Продолжать? Еще раз? На эту дыбу?!
"Господи, только не это! – взвыло внутри нее перепуганным зверьком. – Я больше не смогу! Я не сумею! Я просто не справлюсь!!!"
– Война – это смерть, дитя мое, – сочувственно прошептал в ее голове голос старого солдата. – На войне нет жалости, нет совести, нет чести. На ней убивают, калечат, режут и жгут. Причем далеко не всегда делают это с оружием в руках. Война может быть разной – долгой и короткой, кровавой и яростной, медленной и вялой, предательской и холодной. Если ты решишь идти до конца, значит, будь готовым к тому, что и враг твой тоже не отступит. Он будет ждать тебя за каждым углом, за каждым поворотом. В каждом доме и в каждом лице. Ни на минуту не оставит в покое. Будет преследовать тебя до самой смерти. Станет пугать своей тенью в ночных кошмарах, заставлять шарахаться прочь от каждого угла и гнать, как дикого зверя. Если, конечно, твой враг силен и если он настоящий. Но когда ты перестанешь прятаться... когда сможешь повернуться и открыто встретить его взгляд... когда не испугаешься прямой схватки, это будет означать лишь одно – твой враг не сломил тебя, дитя. Это значит – он сделал тебя сильнее. И это – именно то преимущество, которого тебе не хватало. Воспользуйся им, дитя мое. Воспользуйся, коли видишь, что враг неизмеримо сильнее. Обмани его. Уничтожь. Затаись и ударь из засады. И запомни: на войне не бывает благородства. Война – это боль, страх и потери. Война – это яд, который очень скоро иссушит твою душу и уничтожит тебя изнутри. Тот же самый яд, который точит душу твоего врага. Поэтому, прежде чем ты все-таки нанесешь смертельный удар, взгляни в его глаза и посмотри на то, что случится с тобой на войне. А потом хорошенько подумай: готов ли ты к этому?..

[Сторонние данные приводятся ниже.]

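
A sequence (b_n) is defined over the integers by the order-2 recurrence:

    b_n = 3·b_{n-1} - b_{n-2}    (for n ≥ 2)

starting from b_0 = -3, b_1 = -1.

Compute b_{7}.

b_2 = 3·-1 + -1·-3 = 0
b_3 = 3·0 + -1·-1 = 1
b_4 = 3·1 + -1·0 = 3
b_5 = 3·3 + -1·1 = 8
b_6 = 3·8 + -1·3 = 21
b_7 = 3·21 + -1·8 = 55

55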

Айра, внимательно посмотрев в мерцающие ледяными огнями глаза Викрана дер Соллена, на мгновение замерла, а потом сжала зубы, стараясь не думать о том, во что ей это обойдется, и медленно наклонила голову.
Да. Она была готова.
– Не здесь, – вдруг усмехнулся маг, после чего указал на спящего Кера и добавил: – Настало время заняться и им. После полуночи он должен явиться в стаю. К виарам, разумеется. ОДИН. Надеюсь, последствия нарушения моих приказов тебе теперь понятны?
– Да, – ровно повторила Айра, и он усмехнулся шире.
– Прекрасно. В таком случае ты свободна. А его я жду к ночи на обычном месте.